First if I need to show it is a subgroup, I need to show that it is non-empty subset of $\Bbb{Q}$ and $a + b^{-1} \in H$ for all $a, b \in H$.

This is clear that $H$ is a non-empty subset of $\Bbb{Q}$.

Now let $\frac{m_1}{2^{n_1}}$ and $\frac{m_2}{2^{n_2}}$ be in $H$.

Then it is clear that $\frac{m_1}{2^{n_1}} - \frac{m_2}{2^{n_2}}$ will be in $H$.

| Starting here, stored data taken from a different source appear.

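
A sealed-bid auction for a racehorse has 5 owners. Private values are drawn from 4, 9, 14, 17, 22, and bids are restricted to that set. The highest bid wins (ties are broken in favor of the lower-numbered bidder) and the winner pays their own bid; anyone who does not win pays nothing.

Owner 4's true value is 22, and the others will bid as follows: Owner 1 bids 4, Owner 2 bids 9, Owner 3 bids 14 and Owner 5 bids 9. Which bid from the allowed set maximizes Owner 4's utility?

Bid 4: loses, pays 0, utility 0.
Bid 9: loses, pays 0, utility 0.
Bid 14: loses, pays 0, utility 0.
Bid 17: wins, pays 17, utility 22 - 17 = 5.
Bid 22: wins, pays 22, utility 22 - 22 = 0.
The best choice is 17 with utility 5.

17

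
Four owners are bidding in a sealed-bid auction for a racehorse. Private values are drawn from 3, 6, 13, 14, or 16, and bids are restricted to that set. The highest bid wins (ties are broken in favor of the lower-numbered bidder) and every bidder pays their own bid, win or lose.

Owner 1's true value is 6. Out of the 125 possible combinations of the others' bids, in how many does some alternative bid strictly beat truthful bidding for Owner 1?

118

Others bid (3, 3, 3): truth gives 0; bid 3 gives 3 > 0. Violating.
Others bid (3, 3, 13): truth gives -6; bid 3 gives -3 > -6. Violating.
Others bid (3, 3, 14): truth gives -6; bid 3 gives -3 > -6. Violating.
Others bid (3, 3, 16): truth gives -6; bid 3 gives -3 > -6. Violating.
Others bid (3, 3, 6): truth gives 0; no alternative beats it.
Others bid (3, 6, 3): truth gives 0; no alternative beats it.
(Checking all 125 profiles: 118 have a profitable deviation, 7 do not.)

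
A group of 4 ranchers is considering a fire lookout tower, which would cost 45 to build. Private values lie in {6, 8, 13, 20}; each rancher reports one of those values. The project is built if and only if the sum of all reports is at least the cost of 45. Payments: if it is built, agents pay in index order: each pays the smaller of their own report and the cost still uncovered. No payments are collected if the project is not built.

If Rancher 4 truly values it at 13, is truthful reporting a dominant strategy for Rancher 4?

Yes

Check each profile of the others' reports and compare truth against every alternative report.
Others report (6, 20, 20): truth gives 13, best alternative gives 13.
Others report (8, 20, 20): truth gives 13, best alternative gives 13.
Others report (13, 13, 20): truth gives 13, best alternative gives 13.
Others report (13, 20, 13): truth gives 13, best alternative gives 13.
Others report (13, 20, 20): truth gives 13, best alternative gives 13.
Others report (20, 6, 20): truth gives 13, best alternative gives 13.
(Remaining 58 profiles checked similarly; truth is weakly best in each.)
In every case the truthful report is at least as good as any alternative, so it is a dominant strategy.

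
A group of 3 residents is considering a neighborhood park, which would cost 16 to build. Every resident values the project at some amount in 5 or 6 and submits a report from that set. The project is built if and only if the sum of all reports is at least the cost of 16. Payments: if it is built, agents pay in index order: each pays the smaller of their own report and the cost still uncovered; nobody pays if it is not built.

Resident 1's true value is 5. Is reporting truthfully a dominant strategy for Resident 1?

Yes

Check each profile of the others' reports and compare truth against every alternative report.
Others report (5, 5): truth gives 0, best alternative gives -1.
Others report (5, 6): truth gives 0, best alternative gives -1.
Others report (6, 5): truth gives 0, best alternative gives -1.
Others report (6, 6): truth gives 0, best alternative gives -1.
In every case the truthful report is at least as good as any alternative, so it is a dominant strategy.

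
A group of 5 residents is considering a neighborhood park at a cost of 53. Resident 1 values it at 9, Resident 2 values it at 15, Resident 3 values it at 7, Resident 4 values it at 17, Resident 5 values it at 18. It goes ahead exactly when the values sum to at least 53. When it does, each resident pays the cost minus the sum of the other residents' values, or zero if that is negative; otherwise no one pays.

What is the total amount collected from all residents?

11

Total value 66 ≥ cost 53, so it is built.
Resident 1: others sum to 57; max(0, 53 - 57) = 0.
Resident 2: others sum to 51; max(0, 53 - 51) = 2.
Resident 3: others sum to 59; max(0, 53 - 59) = 0.
Resident 4: others sum to 49; max(0, 53 - 49) = 4.
Resident 5: others sum to 48; max(0, 53 - 48) = 5.
Total collected = 0 + 2 + 0 + 4 + 5 = 11.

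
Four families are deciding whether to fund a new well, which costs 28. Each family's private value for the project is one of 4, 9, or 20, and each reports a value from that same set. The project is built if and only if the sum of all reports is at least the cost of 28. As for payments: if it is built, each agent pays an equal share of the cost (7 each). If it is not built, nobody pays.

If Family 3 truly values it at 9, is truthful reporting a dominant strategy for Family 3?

Consider the case where Family 1 reports 4, Family 2 reports 4 and Family 4 reports 4.
Truthful report 9: project not built, utility 0.
Report 20 instead: project built, pays 7, utility 9 - 7 = 2.
Since 2 > 0, reporting 20 is strictly better here, so truthful reporting is not dominant.

No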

It is clear that $H$ will be proper.

Next, how can I show that it is non-cyclic?

Answer 1

To be cyclic is to be generated by one element.

A typical non-identity element is a number of the form $\dfrac m {2^n}$ for some $m\in\mathbb Z, n \in \{0,1,2,3,\ldots\}.$

The subgroup generated by $\dfrac m {2^n}$ is $\left\{ \dfrac{mk}{2^n} : k\in \mathbb Z \right\}.$ The number $\dfrac 1 {2^{n+1}}$ is a member of $H$ but not of the group generated by $\dfrac m {2^n}.$

Answer 2

You have to show that $a-b\in H$, not $a+b^{-1}$, because you're considering $\mathbb{Q}$ with respect to addition.

Saying “it is clear” is not really a proof.

Consider instead $$ \frac{x}{2^m}-\frac{y}{2^n}=\frac{2^nx-2^my}{2^{m+n}} $$ which actually shows that the difference belongs to $H$.

Why is $H$ proper? Because there are no integers $m$ and $n\ge0$ such that $$ \frac{1}{3}=\frac{m}{2^n} $$ because $3$ does not divide $2^n$.

Finally, take $m/2^n\in H$ and find something in $H$ that's not an integral multiple of this element. Hint: use a larger denominator.